The AtlanticThe Atlantic

What the US can learn about gun violence from Serbia

By Eric Gordy

16 May 2023 · 7 min read

Editor's Note

Following the recent mass shootings in Serbia, the government was able to reduce illegal gun ownership by 90%. The Atlantic explores the similarities and differences between the U.S. and Serbia.

As The Onion repeatedly reminds us, most people most of the time think of the United States as the only place where school shootings and other mass shootings regularly take place. So when two such shootings happened in Serbia in one week, people in both countries understandably asked themselves: Was the United States, deep down, somehow like Serbia? Or was Serbia just now becoming like the United States?

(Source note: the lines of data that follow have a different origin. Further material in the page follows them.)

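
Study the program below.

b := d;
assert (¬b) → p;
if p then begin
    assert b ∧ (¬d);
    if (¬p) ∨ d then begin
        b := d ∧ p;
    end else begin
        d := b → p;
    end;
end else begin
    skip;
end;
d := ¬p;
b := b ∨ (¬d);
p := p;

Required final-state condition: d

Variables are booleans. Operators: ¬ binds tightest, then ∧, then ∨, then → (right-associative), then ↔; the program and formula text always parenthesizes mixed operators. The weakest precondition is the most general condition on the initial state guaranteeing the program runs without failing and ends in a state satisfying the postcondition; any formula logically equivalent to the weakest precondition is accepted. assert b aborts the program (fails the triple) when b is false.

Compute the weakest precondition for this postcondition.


Working backward. After the program, d must hold.
Before p := p: d
Before b := b ∨ (¬d): d
Before d := ¬p: ¬p
Then branch requires b ∧ (¬d) ∧ (((¬p) ∨ d) → (¬p)) ∧ ((¬((¬p) ∨ d)) → (¬p)); else branch requires ¬p.
Before the if: p → (b ∧ (¬d) ∧ (((¬p) ∨ d) → (¬p)) ∧ ((¬((¬p) ∨ d)) → (¬p)))
Before assert (¬b) → p: ((¬b) → p) ∧ (p → (b ∧ (¬d) ∧ (((¬p) ∨ d) → (¬p)) ∧ ((¬((¬p) ∨ d)) → (¬p))))
Before b := d: ((¬d) → p) ∧ (¬p)
Answer: WP = ((¬d) → p) ∧ (¬p)


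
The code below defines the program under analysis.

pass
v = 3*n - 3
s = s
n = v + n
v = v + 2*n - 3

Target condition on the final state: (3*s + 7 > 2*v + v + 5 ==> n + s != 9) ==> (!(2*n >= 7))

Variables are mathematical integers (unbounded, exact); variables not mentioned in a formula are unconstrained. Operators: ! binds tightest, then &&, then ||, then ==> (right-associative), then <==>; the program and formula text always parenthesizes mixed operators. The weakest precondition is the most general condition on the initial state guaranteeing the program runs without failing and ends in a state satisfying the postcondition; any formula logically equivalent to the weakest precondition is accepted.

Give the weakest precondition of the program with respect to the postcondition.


Working backward. After the program, the postcondition (3*s + 7 > 2*v + v + 5 ==> n + s != 9) ==> (!(2*n >= 7)) must hold; in canonical form it is (3*s > 3*v - 2 ==> n + s != 9) ==> (!(2*n >= 7)).
Before v := v + 2*n - 3: (3*s > 6*n + 3*v - 11 ==> n + s != 9) ==> (!(2*n >= 7))
Before n := v + n: (3*s > 6*n + 9*v - 11 ==> n + s + v != 9) ==> (!(2*n + 2*v >= 7))
Before s := s: (3*s > 6*n + 9*v - 11 ==> n + s + v != 9) ==> (!(2*n + 2*v >= 7))
Before v := 3*n - 3: (3*s > 33*n - 38 ==> 4*n + s != 12) ==> (!(8*n >= 13))
Before skip: (3*s > 33*n - 38 ==> 4*n + s != 12) ==> (!(8*n >= 13))
Answer: WP = (3*s > 33*n - 38 ==> 4*n + s != 12) ==> (!(8*n >= 13))


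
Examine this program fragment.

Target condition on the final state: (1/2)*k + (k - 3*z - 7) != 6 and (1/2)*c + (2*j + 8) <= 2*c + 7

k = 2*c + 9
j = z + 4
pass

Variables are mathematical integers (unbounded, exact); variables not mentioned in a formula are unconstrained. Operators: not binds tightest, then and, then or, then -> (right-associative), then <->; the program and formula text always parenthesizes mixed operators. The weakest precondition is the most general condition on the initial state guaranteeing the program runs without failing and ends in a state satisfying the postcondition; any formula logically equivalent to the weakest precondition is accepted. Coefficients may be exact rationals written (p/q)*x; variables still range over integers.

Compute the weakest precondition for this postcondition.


Working backward. After the program, the postcondition (1/2)*k + (k - 3*z - 7) != 6 and (1/2)*c + (2*j + 8) <= 2*c + 7 must hold; in canonical form it is (3/2)*k != 3*z + 13 and 2*j <= (3/2)*c - 1.
Before skip: (3/2)*k != 3*z + 13 and 2*j <= (3/2)*c - 1
Before j := z + 4: (3/2)*k != 3*z + 13 and 2*z <= (3/2)*c - 9
Before k := 2*c + 9: 3*c != 3*z - 1/2 and 2*z <= (3/2)*c - 9
Answer: WP = 3*c != 3*z - 1/2 and 2*z <= (3/2)*c - 9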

In Serbia, this last question occasioned some soul-searching: What is happening in this society? I have been asking the same questions for the past 30 years as a sociologist researching the region. Serbia is deeply divided, traumatized by the violence of a recent past that different parts of the political culture simultaneously celebrate, condemn, and studiously ignore. It is governed by an elite that operates through informal networks, letting the public in only as much as necessary to maintain the appearance of legitimacy. Its institutions speak about security as incessantly as they foster insecurity. As trite as it may be to say that the violence that happened last week was inevitable, it would not be wrong to say that you could always sense the potential for it to happen.